Dec 9 2014
By Shreeya Nanda, Senior medwireNews Reporter
The expression of the immune checkpoint protein programmed death-1 receptor (PD-1) and its ligand (PD-L1) varies according to tumour and patient characteristics in oncogene-addicted non-small-cell lung cancer (NSCLC), research indicates.
Additionally, PD-L1 expression correlated with clinical outcomes in response to treatment with epidermal growth factor receptor (EGFR)–tyrosine kinase inhibitors (TKIs), leading the researchers to comment that the differential expression could modulate sensitivity to targeted agents.
Federico Cappuzzo (Istituto Toscano Tumori, Livorno, Italy) and co-workers investigated whether PD-1 and PD-L1 were differentially expressed in patients with NSCLC according to the presence or absence of mutations in the EGFR and Kirsten rat sarcoma viral oncogene homologue (KRAS) genes and anaplastic lymphoma kinase (ALK) rearrangements.
PD-1 and PD-L1 expression was assessed by immunohistochemistry in tumour samples from 125 patients with metastatic NSCLC, of whom 56 had EGFR mutations, 29 harboured KRAS mutations, 10 had ALK translocations and 30 were wild-type for all three genes.
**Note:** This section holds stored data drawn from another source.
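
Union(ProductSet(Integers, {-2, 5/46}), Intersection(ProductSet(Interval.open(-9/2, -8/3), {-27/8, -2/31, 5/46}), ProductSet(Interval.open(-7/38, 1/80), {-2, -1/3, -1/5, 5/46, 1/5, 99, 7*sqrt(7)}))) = ProductSet(Integers, {-2, 5/46})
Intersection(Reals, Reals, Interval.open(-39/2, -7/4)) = Interval.open(-39/2, -7/4)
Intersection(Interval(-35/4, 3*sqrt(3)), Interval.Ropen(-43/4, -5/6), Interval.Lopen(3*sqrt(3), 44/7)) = EmptySet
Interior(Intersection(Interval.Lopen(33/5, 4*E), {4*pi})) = EmptySet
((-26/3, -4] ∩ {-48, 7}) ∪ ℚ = ℚ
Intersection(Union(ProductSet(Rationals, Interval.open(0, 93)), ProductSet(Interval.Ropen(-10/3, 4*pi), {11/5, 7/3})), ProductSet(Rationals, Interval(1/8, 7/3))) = ProductSet(Rationals, Interval(1/8, 7/3))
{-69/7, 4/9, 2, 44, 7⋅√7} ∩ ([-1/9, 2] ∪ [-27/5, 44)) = {4/9, 2, 7⋅√7}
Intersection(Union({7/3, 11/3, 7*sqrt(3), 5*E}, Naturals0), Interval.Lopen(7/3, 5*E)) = Union({11/3, 7*sqrt(3), 5*E}, Range(3, 14, 1))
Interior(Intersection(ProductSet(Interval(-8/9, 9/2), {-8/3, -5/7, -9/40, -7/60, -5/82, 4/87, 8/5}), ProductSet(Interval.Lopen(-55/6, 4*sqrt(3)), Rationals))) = EmptySet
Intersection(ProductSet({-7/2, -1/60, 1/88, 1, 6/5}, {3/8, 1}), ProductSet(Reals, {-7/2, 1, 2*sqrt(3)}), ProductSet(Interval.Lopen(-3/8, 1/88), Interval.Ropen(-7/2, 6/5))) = ProductSet({-1/60, 1/88}, {1})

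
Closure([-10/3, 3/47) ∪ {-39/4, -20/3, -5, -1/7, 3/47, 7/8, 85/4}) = {-39/4, -20/3, -5, 7/8, 85/4} ∪ [-10/3, 3/47]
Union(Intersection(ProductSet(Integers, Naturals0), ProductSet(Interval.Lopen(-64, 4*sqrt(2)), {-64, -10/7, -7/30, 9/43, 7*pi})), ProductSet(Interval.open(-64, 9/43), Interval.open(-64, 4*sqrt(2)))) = ProductSet(Interval.open(-64, 9/43), Interval.open(-64, 4*sqrt(2)))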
Cases were considered positive for PD-1 or PD-L1 if more than 5% of tumour cells had moderate or strong staining.
A total of 43 and 68 samples were positive for PD-1 and PD-L1 expression, respectively. PD-1 positive status correlated significantly with presence of KRAS mutations and current smoking status, whereas PD-L1 positivity was significantly associated with the presence of EGFR mutations and adenocarcinoma histology.
In the 99 patients who had been treated with the EGFR–TKIs gefitinib or erlotinib, PD-L1, but not PD-1, positivity was associated with improved outcomes. Patients positive for PD-L1 expression had a significantly higher response rate (61.2 vs 34.8%) and a significantly prolonged time to progression (11.7 vs 5.7 months) compared with PD-L1 negative individuals. Overall survival was also extended in PD-L1–positive patients, at 21.9 months compared with 12.5 months in PD-L1–negative patients, but this difference was not significant.
When just the patients with EGFR mutations were considered, only time to progression was significantly improved in PD-L1–positive versus PD-L1–negative patients, at 13.1 versus 8.5 months, in response to EGFR–TKI treatment.
“Our findings represent the rationale to choose a different checkpoint inhibitor according to the tumour driver and to combine targeted therapies with anti-PD-L1 or anti-PD-1 agents”, the researchers conclude in the British Journal of Cancer.